From Learning during the Pandemic to Learning the Pandemic: Coping Strategies in Official Materials of Leading Russian and World Universities
DOI:
https://doi.org/10.14515/monitoring.2022.6.2280Keywords:
pandemic, university, higher education, identity, discourse analysisAbstract
The ongoing COVID-19 pandemic has become an exogenous factor in relation to many aspects of higher education. Still, it needs to be more evident for which of them the impact of the pandemic caused the emergence of fundamentally new phenomena and in which it strengthened already emerging processes (for example, digitalization) or even consolidated the existing modes of action, slowing down their changes. The differentiation of these three categories is the purpose of this study. It was implemented by means of discourse analysis of pandemic-related materials posted on the websites of 100 leading Russian universities according to the Forbes rating and 100 leading world universities according to the Times Higher Education rating. The results indicate that the dominant coping strategy throughout the pandemic has been the appeal to the university’s collective identity.
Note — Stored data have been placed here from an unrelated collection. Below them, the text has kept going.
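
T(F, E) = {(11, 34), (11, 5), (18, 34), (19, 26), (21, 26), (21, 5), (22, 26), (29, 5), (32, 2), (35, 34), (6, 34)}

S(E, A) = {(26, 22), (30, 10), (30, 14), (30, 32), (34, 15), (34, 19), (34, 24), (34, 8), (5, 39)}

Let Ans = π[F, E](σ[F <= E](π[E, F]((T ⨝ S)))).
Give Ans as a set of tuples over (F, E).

Joining T and S on E yields {(11, 34, 15), (11, 34, 19), (11, 34, 24), (11, 34, 8), (11, 5, 39), (18, 34, 15), (18, 34, 19), (18, 34, 24), (18, 34, 8), (19, 26, 22), (21, 26, 22), (21, 5, 39), (22, 26, 22), (29, 5, 39), (35, 34, 15), (35, 34, 19), (35, 34, 24), (35, 34, 8), (6, 34, 15), (6, 34, 19), (6, 34, 24), (6, 34, 8)}.
π_{E, F} gives {(26, 19), (26, 21), (26, 22), (34, 11), (34, 18), (34, 35), (34, 6), (5, 11), (5, 21), (5, 29)} (12 duplicate(s) eliminated).
σ[F <= E]: keep tuples satisfying F <= E → {(26, 19), (26, 21), (26, 22), (34, 11), (34, 18), (34, 6)}
π_{F, E} gives {(11, 34), (18, 34), (19, 26), (21, 26), (22, 26), (6, 34)}.

{(11, 34), (18, 34), (19, 26), (21, 26), (22, 26), (6, 34)}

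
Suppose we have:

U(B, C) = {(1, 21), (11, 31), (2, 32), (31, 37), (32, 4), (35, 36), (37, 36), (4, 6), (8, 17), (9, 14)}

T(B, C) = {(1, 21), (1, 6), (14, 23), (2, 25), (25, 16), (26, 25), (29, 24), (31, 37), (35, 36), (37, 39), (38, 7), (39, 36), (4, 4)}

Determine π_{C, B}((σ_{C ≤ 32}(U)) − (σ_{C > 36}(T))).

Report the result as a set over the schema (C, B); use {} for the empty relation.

{(14, 9), (17, 8), (21, 1), (31, 11), (32, 2), (4, 32), (6, 4)}

Selection C ≤ 32: {(1, 21), (11, 31), (2, 32), (32, 4), (4, 6), (8, 17), (9, 14)}
Selection C > 36: {(31, 37), (37, 39)}
Set difference of the two operands is {(1, 21), (11, 31), (2, 32), (32, 4), (4, 6), (8, 17), (9, 14)}.
π[C, B]: project onto (C, B) → {(14, 9), (17, 8), (21, 1), (31, 11), (32, 2), (4, 32), (6, 4)}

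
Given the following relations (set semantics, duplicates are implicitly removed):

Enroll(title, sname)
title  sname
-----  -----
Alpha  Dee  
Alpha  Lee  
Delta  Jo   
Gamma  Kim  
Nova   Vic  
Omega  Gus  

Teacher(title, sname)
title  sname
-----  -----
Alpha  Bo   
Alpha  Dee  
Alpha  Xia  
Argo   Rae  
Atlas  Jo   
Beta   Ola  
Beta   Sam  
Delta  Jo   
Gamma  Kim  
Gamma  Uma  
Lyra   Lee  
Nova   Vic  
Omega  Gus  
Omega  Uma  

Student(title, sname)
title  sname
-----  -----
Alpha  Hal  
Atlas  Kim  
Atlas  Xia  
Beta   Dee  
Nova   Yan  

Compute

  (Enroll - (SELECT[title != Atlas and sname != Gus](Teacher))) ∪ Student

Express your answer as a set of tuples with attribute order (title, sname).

{(Alpha, Hal), (Alpha, Lee), (Atlas, Kim), (Atlas, Xia), (Beta, Dee), (Nova, Yan), (Omega, Gus)}

Selection title != Atlas and sname != Gus: {(Alpha, Bo), (Alpha, Dee), (Alpha, Xia), (Argo, Rae), (Beta, Ola), (Beta, Sam), (Delta, Jo), (Gamma, Kim), (Gamma, Uma), (Lyra, Lee), (Nova, Vic), (Omega, Uma)}
Set difference of the two operands is {(Alpha, Lee), (Omega, Gus)}.
Set union of the two operands is {(Alpha, Hal), (Alpha, Lee), (Atlas, Kim), (Atlas, Xia), (Beta, Dee), (Nova, Yan), (Omega, Gus)}.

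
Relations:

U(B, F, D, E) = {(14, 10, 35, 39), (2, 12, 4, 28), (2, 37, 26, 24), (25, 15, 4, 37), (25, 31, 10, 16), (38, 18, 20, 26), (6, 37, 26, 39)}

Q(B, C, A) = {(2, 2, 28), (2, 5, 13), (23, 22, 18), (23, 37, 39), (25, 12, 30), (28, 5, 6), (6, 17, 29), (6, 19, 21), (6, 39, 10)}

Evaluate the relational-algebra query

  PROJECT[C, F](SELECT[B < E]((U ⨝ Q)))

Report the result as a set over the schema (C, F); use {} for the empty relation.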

At an early stage of the pandemic, this coping strategy took the form of an emotional appeal to the image of the community of a particular university as a resource of mutual support based on a common understanding of what is happening.
In some cases, this general coping strategy and specific techniques that were explicitly offered to students and university staff were built into the university’s identity, already formed by that time, with its symbolic attributes and meaningful characteristics. Then, as the pandemic became a new reality and built up its history, this emotionally charged actualization of the identity of a particular university was replaced by an emphatically academic, emotionally detached reflection on the changes that the pandemic caused in the university and the higher education system as a whole. Thus, learning during the pandemic is being replaced by learning the pandemic. Both are associated with strengthening the collective identities of individual universities and higher education as a social institution, in contrast to the pre-pandemic discourse about its crisis.
Acknowledgements. This work is an output of a research project implemented as a part of the Basic Research Program at the National Research University Higher School of Economics (HSE University).